Поутру Державин так спешил, что позабыл даже продеть голову в пудреник: стал порошить волосы мукою – и кафтан весь запудрил. Кое-как почистившись, прикатил он в своей каретишке к дому генерал-аншефа и сенатора Бибикова на Гороховой улице, запрыгал по деревянным мосткам, метя мимо проступавшей топи, и сразу попал на приём к хозяину.
– Слышал я, ваше высокопревосходительство, по народному слуху, – начал Державин, представившись, – о поездке вашей с секретной миссией в Казань. А как я в сём городе родился и ту сторону довольно знаю, то не могу ли быть с пользою в сём деле употреблённым?..
Бибиков нахмурил продолговатое, с высоким лбом лицо. Кто этот безумный прапорщик, что без протекции и даже рекомендательного письма решился на такой дерзкий шаг? Дурак или наглец? Нет, сию развязь надобно пресечь!
– Очень сожалею, друг мой, – сказал он наконец. – Но я уже выбрал себе гвардии офицеров – людей, лично мне известных.
Оставалось раскланяться и уехать, но Державин не торопился. Он внезапно почувствовал в себе тот особенный прилив сил, какой всегда наступал у него в поворотные минуты судьбы.
– Любопытствую я, ваше высокопревосходительство, касательно ваших литературных опытов…
– Вот как? Каких же?
Державин понял, что сказал сие впопад.
– Ведомо мне, что переложили вы на русский язык поэму Фридриха Великого о военном искусстве…
– Это так, братец. А ты что, сам тоже к изящной словесности склонность имеешь?
– Признаюсь в сём грехе. И вирши Фридриховы переводил, и сам писать пробовал: складывал и лёгкие песенки, и торжественные оды в подражание великому Ломоносову.
– Любопытно, друг мой. Расскажи-ка о себе коротко…
Державин уехал, пробыв у Бибикова около часу, ощутил приязнь и ласку вельможи, но так и не дождался от него никакого обещания.

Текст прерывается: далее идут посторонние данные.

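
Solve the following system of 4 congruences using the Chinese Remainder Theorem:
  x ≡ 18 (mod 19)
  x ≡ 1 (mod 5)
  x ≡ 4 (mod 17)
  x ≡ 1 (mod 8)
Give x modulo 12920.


Product of moduli M = 19 · 5 · 17 · 8 = 12920.
Merge one congruence at a time:
  Start: x ≡ 18 (mod 19).
  Combine with x ≡ 1 (mod 5); new modulus lcm = 95.
    Write x = 18 + 19·t and substitute into x ≡ 1 (mod 5): 19·t ≡ 1 − 18 = -17 (mod 5).
    Reduce coefficients mod 5: 4·t ≡ 3 (mod 5).
    The inverse of 4 mod 5 is 4 (since 4·4 = 16 = 3·5 + 1), so t ≡ 4·3 = 12 ≡ 2 (mod 5).
    Then x = 18 + 19·2 = 56, valid modulo lcm(19, 5) = 95: x ≡ 56 (mod 95).
  Combine with x ≡ 4 (mod 17); new modulus lcm = 1615.
    Write x = 56 + 95·t and substitute into x ≡ 4 (mod 17): 95·t ≡ 4 − 56 = -52 (mod 17).
    Reduce coefficients mod 17: 10·t ≡ 16 (mod 17).
    The inverse of 10 mod 17 is 12 (since 10·12 = 120 = 7·17 + 1), so t ≡ 12·16 = 192 ≡ 5 (mod 17).
    Then x = 56 + 95·5 = 531, valid modulo lcm(95, 17) = 1615: x ≡ 531 (mod 1615).
  Combine with x ≡ 1 (mod 8); new modulus lcm = 12920.
    Write x = 531 + 1615·t and substitute into x ≡ 1 (mod 8): 1615·t ≡ 1 − 531 = -530 (mod 8).
    Reduce coefficients mod 8: 7·t ≡ 6 (mod 8).
    The inverse of 7 mod 8 is 7 (since 7·7 = 49 = 6·8 + 1), so t ≡ 7·6 = 42 ≡ 2 (mod 8).
    Then x = 531 + 1615·2 = 3761, valid modulo lcm(1615, 8) = 12920: x ≡ 3761 (mod 12920).
Verify against each original: 3761 mod 19 = 18, 3761 mod 5 = 1, 3761 mod 17 = 4, 3761 mod 8 = 1.

x ≡ 3761 (mod 12920).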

Огорчённый, зашёл он ввечеру в полковую канцелярию, которая помещалась неподалёку от его покойников на Литейной, и встретил у ворот шестнадцатилетнего капрала Василья Капниста[26], недавно переведённого из Измайловского полка в Преображенский. Он успел уже полюбить этого живого, остроумного и образованного полтавчанина, отец которого, выходец из греков, в год рождения сына пал в битве при Гросс-Егерсдорфе. Быть может, юный Капнист заполнял ту пустоту, какая образовалась в душе Державина после кончины его младшего брата Андрея, таявшего в Питербурхе от чахотки и осенью 1770 года почившего в Казани на руках у матушки.
– Гаврило Романович, дорогой, что невесел? Ай журба какая напала? – стремливо обнял Державина тоненький живоглазый и горбоносый капрал.
– Не везёт мне, дружок! – махнул тот рукой. – В кои-то веки понадеялся на фортуну! Да рази её ухватишь, когда у этой капризной грации затылок голый! Просился в команду генерал-аншефа Бибикова, но, видать, не судьба…
– Примай свою судьбу без ропота, – не по-детски серьёзно сказал Капнист. – Постой, постой! Разгони хмару – ведь тебя в канцелярии ожидает какой-то приказ…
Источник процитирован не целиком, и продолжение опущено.